Eighteen works by painters influenced by the High Renaissance master complete the show, which has been made possible thanks to loans from Perugia's Galleria dell'Umbria and San Pietro Church, along with other famed Italian museums including Rome's Galleria Borghese.

It is the second exhibition in the Italian Spring series after Leonardo's Annunciation, now on show at the Tokyo National Museum, which has attracted more than 250,000 visitors in three weeks after its high-profile and somewhat controversial loan from the Uffizi Gallery in Florence.

Leading Japanese art historian Shigetoshi Osano helped inaugurate the Perugino show and gave a lecture to a packed audience at the Italian Institute of Culture, on the importance of Perugino in the transition from early Renaissance masters like Piero della Francesca and Verrocchio - his two inspirations - to the High Renaissance geniuses Leonardo, Michelangelo and Raphael.

The Tokyo show, entitled 'Perugino Divin Pittore' - his Renaissance nickname - moves to the southern Japanese city of Fukuyama near Hiroshima on July 7, where it will stay until September 2.

Perugino (c.1445 1523?) was born near Perugia, the Umbrian capital, from which he got his name.

His real name was Pietro di Cristoforo Vannucci.

Art experts say he is the greatest painter of the Umbrian school after Raphael. He assisted Piero della Francesca at Arezzo and was a fellow pupil of Leonardo da Vinci in Verrocchio's studio in Florence.

In 1479 Perugino was summoned to Rome by Pope Sixtus IV to help decorate the Sistine Chapel.

Some of his work there was destroyed to make room for Michelangelo's Last Judgment.

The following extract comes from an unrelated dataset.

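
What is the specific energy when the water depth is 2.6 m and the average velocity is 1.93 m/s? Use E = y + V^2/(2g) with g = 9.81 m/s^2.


Specific energy E = y + V^2/(2g).
Velocity head = V^2/(2g) = 1.93^2 / (2*9.81) = 3.7249 / 19.62 = 0.1899 m.
E = 2.6 + 0.1899 = 2.7899 m.

2.7899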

The remaining fresco, Christ Giving the Keys to St. Peter, is one of the greatest paintings from the second half of the 15th century because of its simplicity and clarity of composition, experts say.

At the end of the 15th century Perugino worked mainly in Florence, painting the Madonna with Saints and Angels (Louvre); Pieta' (Pitti Palace, Florence); The Crucifixion, fresco (Santa Maria Maddalena dei Pazzi, Florence); Madonna Enthroned with Saints (Vatican); and The Crucifixion (National Gallery of Art, Washington, D.C.).

His kept busy in his so-called last period (1505 23), mainly in Umbria, teaching several young hopefuls including a teenage Raphael.

He made a great altarpiece, The Ascension, for the San Pietro church in Perugia and painted another altarpiece, Madonna and Saints for the Charterhouse (Certosa) of Pavia.

Other late works are Triumph of Chastity (Louvre), a panel painted for the study of Isabella d'Este at Mantua; Virgin between St. Jerome and St. Francis and The Adoration of the Shepherds, his last work (both in the National Gallery in London); and Annunciation (National Gallery of Art, Washington, D.C.).